Whatever, I still need it.
So I’ve devised a set of activities you can do on your lunch break which are acts of quiet rebellion against the status quo. Not enough to get you in trouble with the law (or shot by a gunman) but at least little acts of play that let you imagine you’re in a game or having fun with the boring reality of it all:
#1
Find a McDonalds and get a banana milkshake.
Milkshakes from McDonalds, especially the sickly yellow ones that taste like bananas grown in nuclear reactors is probably the most unnatural thing you can drink. But I trust in the mistrust of McDonalds so I actually know that these milkshakes can’t really harm me otherwise the Food Standards Agency would withdraw them, or sanction them, limiting adult consumption of McDonald banana milkshakes to one per week and one per month for the over 65s. They taste shit and awesome at the same time and if you wander around sucking at a McDonalds straw it goes against expectations of an upper-pay-bracket luncheon area.
#2
High five a traffic warden.
Tell him really loudly he’s doing a great job! Do it in earnest so that you can try and make out the confusion in his/her/other people’s faces.
#3
Wolf-whistle some pretty tweed intelligentsia boys.
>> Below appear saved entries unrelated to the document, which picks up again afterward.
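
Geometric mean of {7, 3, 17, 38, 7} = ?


Product = 7 × 3 × 17 × 38 × 7 = 94962
GM = 94962^(1/5) = 9.8971

GM = 9.8971


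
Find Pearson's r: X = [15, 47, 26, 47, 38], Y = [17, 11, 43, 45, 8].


Mean X = 34.6000, Mean Y = 24.8000
SD X = 12.467558, SD Y = 15.954937
Cov = 3.720000
r = 3.720000/(12.467558*15.954937) = 0.0187

r = 0.0187


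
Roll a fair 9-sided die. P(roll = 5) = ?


Favorable outcomes (roll = 5): 1
Total outcomes = 9
P = 1/9 = 0.1111

P = 0.1111


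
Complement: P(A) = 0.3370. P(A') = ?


P(not A) = 1 - 0.3370 = 0.6630

P(not A) = 0.6630


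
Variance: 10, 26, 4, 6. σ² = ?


Mean = 11.5000
Squared deviations: 2.2500, 210.2500, 56.2500, 30.2500
Sum = 299.0000
Variance = 299.0000/4 = 74.7500

Variance = 74.7500


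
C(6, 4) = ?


C(6,4) = 6!/(4! × 2!)
= 720/(24 × 2)
= 15

C(6,4) = 15


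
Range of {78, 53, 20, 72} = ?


Max = 78, Min = 20
Range = 78 - 20 = 58

Range = 58


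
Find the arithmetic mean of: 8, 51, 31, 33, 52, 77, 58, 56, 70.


Sum = 8 + 51 + 31 + 33 + 52 + 77 + 58 + 56 + 70 = 436
n = 9
Mean = 436/9 = 48.4444

Mean = 48.4444


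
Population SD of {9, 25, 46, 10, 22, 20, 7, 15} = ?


Mean = 19.2500
Variance = 139.4375
SD = sqrt(139.4375) = 11.8084

SD = 11.8084


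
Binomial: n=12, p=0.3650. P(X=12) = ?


C(12,12) = 1
p^12 = 5.591320e-06
(1-p)^0 = 1.000000
P = 1 * 5.591320e-06 * 1.000000 = 5.5913e-06

P(X=12) = 5.5913e-06


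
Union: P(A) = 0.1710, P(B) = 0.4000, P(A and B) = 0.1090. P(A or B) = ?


P(A∪B) = 0.1710 + 0.4000 - 0.1090
= 0.5710 - 0.1090
= 0.4620

P(A∪B) = 0.4620


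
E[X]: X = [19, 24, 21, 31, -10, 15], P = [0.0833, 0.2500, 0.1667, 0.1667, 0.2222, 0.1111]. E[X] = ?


E[X] = 19*0.0833 + 24*0.2500 + 21*0.1667 + 31*0.1667 - 10*0.2222 + 15*0.1111
= 1.5827 + 6.0000 + 3.5007 + 5.1677 - 2.2220 + 1.6665
= 15.6956

E[X] = 15.6956


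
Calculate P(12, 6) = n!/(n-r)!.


P(12,6) = 12!/6!
= 479001600/720
= 665280

P(12,6) = 665280


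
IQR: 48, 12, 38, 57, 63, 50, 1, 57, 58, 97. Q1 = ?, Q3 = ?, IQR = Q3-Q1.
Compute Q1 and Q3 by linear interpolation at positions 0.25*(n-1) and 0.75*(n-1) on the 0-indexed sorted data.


Sorted: 1, 12, 38, 48, 50, 57, 57, 58, 63, 97
Q1 (25th %ile) = 40.5000
Q3 (75th %ile) = 57.7500
IQR = 57.7500 - 40.5000 = 17.2500

IQR = 17.2500


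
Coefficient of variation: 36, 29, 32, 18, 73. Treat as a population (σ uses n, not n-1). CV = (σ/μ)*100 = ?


Mean = 37.6000
SD = 18.6826
CV = (18.6826/37.6000)*100 = 49.6878%

CV = 49.6878%


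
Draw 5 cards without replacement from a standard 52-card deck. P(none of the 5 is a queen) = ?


P(no queens) = (48/52) × (47/51) × (46/50) × (45/49) × (44/48)
= 0.6588

P = 0.6588


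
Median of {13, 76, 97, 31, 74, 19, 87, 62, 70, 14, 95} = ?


Sorted: 13, 14, 19, 31, 62, 70, 74, 76, 87, 95, 97
n = 11 (odd)
Middle value = 70

Median = 70


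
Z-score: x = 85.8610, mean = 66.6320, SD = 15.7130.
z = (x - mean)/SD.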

There are so many tottering around with briefcases, scuffed patent leather shoes, glasses and unkempt hair. They all look like the new younger on-trend M in James Bond. Wolf-whistle one and see what they do.
#4
Go for a run in your office/work clothes.
All the people who jog during lunch break look like superheroes in hi-vis lycra and sometimes even goggles (goggles for running in!) It would in fact be as subversive to go jogging in shorts, plimsoles and a baggy T. But yeah, just leave the office when you clock out for lunch and just start jogging. People will think you’re simply in a rush but be happy in the knowledge that no one else gets it.
#5
Wait at a zebra-crossing and keep letting cars have right of way.
It’s unexpected and a fun way to pass the time. If a car driver actually beckons or even tells you to cross, just answer politely back ‘I’m not waiting to cross the road’.
#6
Bring a ball or a racket and shuttle-cock to play with.
Playing catch by yourself is actually quite a lot of fun. You can also bounce the ball off things so there’s some skill required in that. It might even lead to you conversing with a stranger who is also off for their lunch break and then you can play catch together. Hurrah. And the same goes with the racket and the shuttlecock.
Enjoy your lunch breaks! They can be fun!